Bacon Wrapped Figs & Pineapple Chunks
Halve raw figs (I used California Mission Figs this time) and chop up chunks of fresh pineapple. Get the best bacon strips you can find and cut them in thirds. Wrap each fig half and pineapple chunk in bacon and secure with a toothpick. Sprinkle smoked demerara sugar (ordered some from 240Sweet) over the tops. Brown sugar will substitute. Bakes about 30 minutes.

Ramekin Baked Eggs
Sautee onions, mushrooms, and spinach in olive oil over low heat until the spinach wilts. Place this mix (or whatever mix you like: add peppers, ham, etc) in the bottom of a ramekin. Crack 1-2 eggs over the mix. Spoon 1 teaspoon of heavy cream over each egg. Sprinkle shredded pecorino romano (or your fav. cheese) over the tops, dot with olive oil, and a pinch of salt & pepper. I put my ramekins in a casserole dish and filled the bottom of the dish with water. This step may not be necessary. If you prefer a runny yolk, watch the oven. Bakes about 25 minutes.

Serve with toast, jam, and beverages. CONGRATULATIONS SERENA & ROGER. Hooray over 30 club; looking forward to the Olympics!

sesame sauce 2x

There’s a sauce I’ve been digging, and it goes like this: whisk together equal parts tahini (sesame paste), maple syrup, and balsamic vinegar / season with salt and pepper to taste / toss with your favorite noodles or use as a dip for your favorite prepared veggies. This combo is simple, perky, nutty, and just sweet enough (I think I wouldn’t mind being described that way – ha).

Lately I have enjoyed the sauce on sweet potato/buckwheat noodles with toasted sesame seeds and over brown rice noodles and steamed broccoli (the latter I enjoy most as a cold noodle dish; it’s toothy and all the more flavorful after fridging overnight). If you are using this sauce with noodles, be sure to first anoint the noodles with a little olive oil before mixing in the sauce. An 8 oz. package of noodles needs about 2 tablespoons of each sauce ingredient.

cumin crush sweet potato strips

I have a thing for cumin right now. I cannot get enough of it with beans, rice, soup, and sweet potatoes. My recipe for baked cumin sweet potato strips is simple, spicy, tangy, sweet, and healthful all at once.  Enjoy them hot or at room temperature as a rustic snack in a mug or as a side dish on your plate.

Ingredients

3 medium sweet potatoes
2 Tablespoons olive oil
1 teaspoon rice wine vinegar
1/2 teaspoon ground cumin
salt for sprinkling

Preheat oven to 400-degrees.
Line a baking sheet with parchment paper.

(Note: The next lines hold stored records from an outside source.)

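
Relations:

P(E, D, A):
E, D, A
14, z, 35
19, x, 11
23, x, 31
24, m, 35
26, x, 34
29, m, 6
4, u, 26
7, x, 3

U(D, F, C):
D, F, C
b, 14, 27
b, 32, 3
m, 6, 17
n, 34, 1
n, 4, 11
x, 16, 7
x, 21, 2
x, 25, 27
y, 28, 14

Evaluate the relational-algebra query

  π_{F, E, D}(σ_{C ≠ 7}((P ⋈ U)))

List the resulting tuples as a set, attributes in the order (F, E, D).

{(21, 19, x), (21, 23, x), (21, 26, x), (21, 7, x), (25, 19, x), (25, 23, x), (25, 26, x), (25, 7, x), (6, 24, m), (6, 29, m)}

P ⋈ U (natural join on D): {(19, x, 11, 16, 7), (19, x, 11, 21, 2), (19, x, 11, 25, 27), (23, x, 31, 16, 7), (23, x, 31, 21, 2), (23, x, 31, 25, 27), (24, m, 35, 6, 17), (26, x, 34, 16, 7), (26, x, 34, 21, 2), (26, x, 34, 25, 27), (29, m, 6, 6, 17), (7, x, 3, 16, 7), (7, x, 3, 21, 2), (7, x, 3, 25, 27)}
Filtering on C ≠ 7 leaves {(19, x, 11, 21, 2), (19, x, 11, 25, 27), (23, x, 31, 21, 2), (23, x, 31, 25, 27), (24, m, 35, 6, 17), (26, x, 34, 21, 2), (26, x, 34, 25, 27), (29, m, 6, 6, 17), (7, x, 3, 21, 2), (7, x, 3, 25, 27)}.
π[F, E, D]: project onto (F, E, D) → {(21, 19, x), (21, 23, x), (21, 26, x), (21, 7, x), (25, 19, x), (25, 23, x), (25, 26, x), (25, 7, x), (6, 24, m), (6, 29, m)}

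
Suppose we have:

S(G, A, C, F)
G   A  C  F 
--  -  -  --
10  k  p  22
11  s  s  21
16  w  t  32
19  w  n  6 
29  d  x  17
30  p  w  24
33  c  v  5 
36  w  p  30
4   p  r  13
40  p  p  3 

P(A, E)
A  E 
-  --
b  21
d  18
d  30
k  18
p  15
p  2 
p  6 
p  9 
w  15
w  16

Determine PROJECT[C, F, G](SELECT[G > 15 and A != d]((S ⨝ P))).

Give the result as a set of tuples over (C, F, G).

Joining S and P on A yields {(10, k, p, 22, 18), (16, w, t, 32, 15), (16, w, t, 32, 16), (19, w, n, 6, 15), (19, w, n, 6, 16), (29, d, x, 17, 18), (29, d, x, 17, 30), (30, p, w, 24, 15), (30, p, w, 24, 2), (30, p, w, 24, 6), (30, p, w, 24, 9), (36, w, p, 30, 15), (36, w, p, 30, 16), (4, p, r, 13, 15), (4, p, r, 13, 2), (4, p, r, 13, 6), (4, p, r, 13, 9), (40, p, p, 3, 15), (40, p, p, 3, 2), (40, p, p, 3, 6), (40, p, p, 3, 9)}.
Apply σ_{G > 15 and A != d}; surviving tuples: {(16, w, t, 32, 15), (16, w, t, 32, 16), (19, w, n, 6, 15), (19, w, n, 6, 16), (30, p, w, 24, 15), (30, p, w, 24, 2), (30, p, w, 24, 6), (30, p, w, 24, 9), (36, w, p, 30, 15), (36, w, p, 30, 16), (40, p, p, 3, 15), (40, p, p, 3, 2), (40, p, p, 3, 6), (40, p, p, 3, 9)}
Keep only column(s) C, F, G (9 duplicate(s) eliminated): {(n, 6, 19), (p, 3, 40), (p, 30, 36), (t, 32, 16), (w, 24, 30)}

{(n, 6, 19), (p, 3, 40), (p, 30, 36), (t, 32, 16), (w, 24, 30)}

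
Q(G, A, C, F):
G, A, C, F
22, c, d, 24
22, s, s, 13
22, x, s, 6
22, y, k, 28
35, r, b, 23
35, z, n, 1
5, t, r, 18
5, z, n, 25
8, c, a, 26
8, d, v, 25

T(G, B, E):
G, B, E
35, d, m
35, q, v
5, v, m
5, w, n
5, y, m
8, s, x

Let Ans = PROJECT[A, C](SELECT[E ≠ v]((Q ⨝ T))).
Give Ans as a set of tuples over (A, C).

Joining Q and T on G yields {(35, r, b, 23, d, m), (35, r, b, 23, q, v), (35, z, n, 1, d, m), (35, z, n, 1, q, v), (5, t, r, 18, v, m), (5, t, r, 18, w, n), (5, t, r, 18, y, m), (5, z, n, 25, v, m), (5, z, n, 25, w, n), (5, z, n, 25, y, m), (8, c, a, 26, s, x), (8, d, v, 25, s, x)}.
Filtering on E ≠ v leaves {(35, r, b, 23, d, m), (35, z, n, 1, d, m), (5, t, r, 18, v, m), (5, t, r, 18, w, n), (5, t, r, 18, y, m), (5, z, n, 25, v, m), (5, z, n, 25, w, n), (5, z, n, 25, y, m), (8, c, a, 26, s, x), (8, d, v, 25, s, x)}.
π_{A, C} gives {(c, a), (d, v), (r, b), (t, r), (z, n)} (5 duplicate(s) eliminated).

{(c, a), (d, v), (r, b), (t, r), (z, n)}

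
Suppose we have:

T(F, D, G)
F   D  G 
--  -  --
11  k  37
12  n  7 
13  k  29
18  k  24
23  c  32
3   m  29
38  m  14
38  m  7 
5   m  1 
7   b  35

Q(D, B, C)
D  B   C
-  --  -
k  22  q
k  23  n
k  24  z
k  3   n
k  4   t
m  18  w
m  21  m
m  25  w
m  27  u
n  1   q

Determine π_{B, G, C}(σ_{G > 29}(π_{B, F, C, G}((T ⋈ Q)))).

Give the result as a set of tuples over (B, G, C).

{(22, 37, q), (23, 37, n), (24, 37, z), (3, 37, n), (4, 37, t)}

Joining T and Q on D yields {(11, k, 37, 22, q), (11, k, 37, 23, n), (11, k, 37, 24, z), (11, k, 37, 3, n), (11, k, 37, 4, t), (12, n, 7, 1, q), (13, k, 29, 22, q), (13, k, 29, 23, n), (13, k, 29, 24, z), (13, k, 29, 3, n), (13, k, 29, 4, t), (18, k, 24, 22, q), (18, k, 24, 23, n), (18, k, 24, 24, z), (18, k, 24, 3, n), (18, k, 24, 4, t), (3, m, 29, 18, w), (3, m, 29, 21, m), (3, m, 29, 25, w), (3, m, 29, 27, u), (38, m, 14, 18, w), (38, m, 14, 21, m), (38, m, 14, 25, w), (38, m, 14, 27, u), (38, m, 7, 18, w), (38, m, 7, 21, m), (38, m, 7, 25, w), (38, m, 7, 27, u), (5, m, 1, 18, w), (5, m, 1, 21, m), (5, m, 1, 25, w), (5, m, 1, 27, u)}.
π_{B, F, C, G} gives {(1, 12, q, 7), (18, 3, w, 29), (18, 38, w, 14), (18, 38, w, 7), (18, 5, w, 1), (21, 3, m, 29), (21, 38, m, 14), (21, 38, m, 7), (21, 5, m, 1), (22, 11, q, 37), (22, 13, q, 29), (22, 18, q, 24), (23, 11, n, 37), (23, 13, n, 29), (23, 18, n, 24), (24, 11, z, 37), (24, 13, z, 29), (24, 18, z, 24), (25, 3, w, 29), (25, 38, w, 14), (25, 38, w, 7), (25, 5, w, 1), (27, 3, u, 29), (27, 38, u, 14), (27, 38, u, 7), (27, 5, u, 1), (3, 11, n, 37), (3, 13, n, 29), (3, 18, n, 24), (4, 11, t, 37), (4, 13, t, 29), (4, 18, t, 24)}.
Selection G > 29: {(22, 11, q, 37), (23, 11, n, 37), (24, 11, z, 37), (3, 11, n, 37), (4, 11, t, 37)}
π_{B, G, C} gives {(22, 37, q), (23, 37, n), (24, 37, z), (3, 37, n), (4, 37, t)}.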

Mix together olive oil, vinegar, and cumin with a pastry brush.
Lightly brush parchment paper with cumin mixture.

Wash, dry, and slice sweet potatoes to desired thickness.
Place sweet potato slices on parchment paper.
Brush tops with remaining cumin mixture and sprinkle with kosher or sea salt.

Bake 25-40 minutes depending on thickness of strips and your crunchiness preference.

cloudy with a chance of pepperoni

I love storm clouds, especially when they are topped with salty and sweet things and shared with my favorite people. Are you surprised to know that Barrett’s tale of the town of Chewandswallow was one of my favorite books (I am afraid to watch the movie – should I?), and perhaps one of the purchasing influences behind one of my favorite cookie cutters? I get a lot of use out of my Herriott Grace cloud cookie cutter for cookies (once I took pictures of the applesauce donut clouds I made with it), but this time I used it for snack pizzas! Pizzaclouds are a bit tedious but fun to individualize. During this round I made three varieties: chèvre/sweet onions (caramelized in olive oil, cinnamon & sugar)/sundried tomato-stuffed green olives, fresh mozzarella/basil pesto/tomato, smoked provolone/marinara/pepperoni. Wishing your stormy Spring days to be sweet and savory.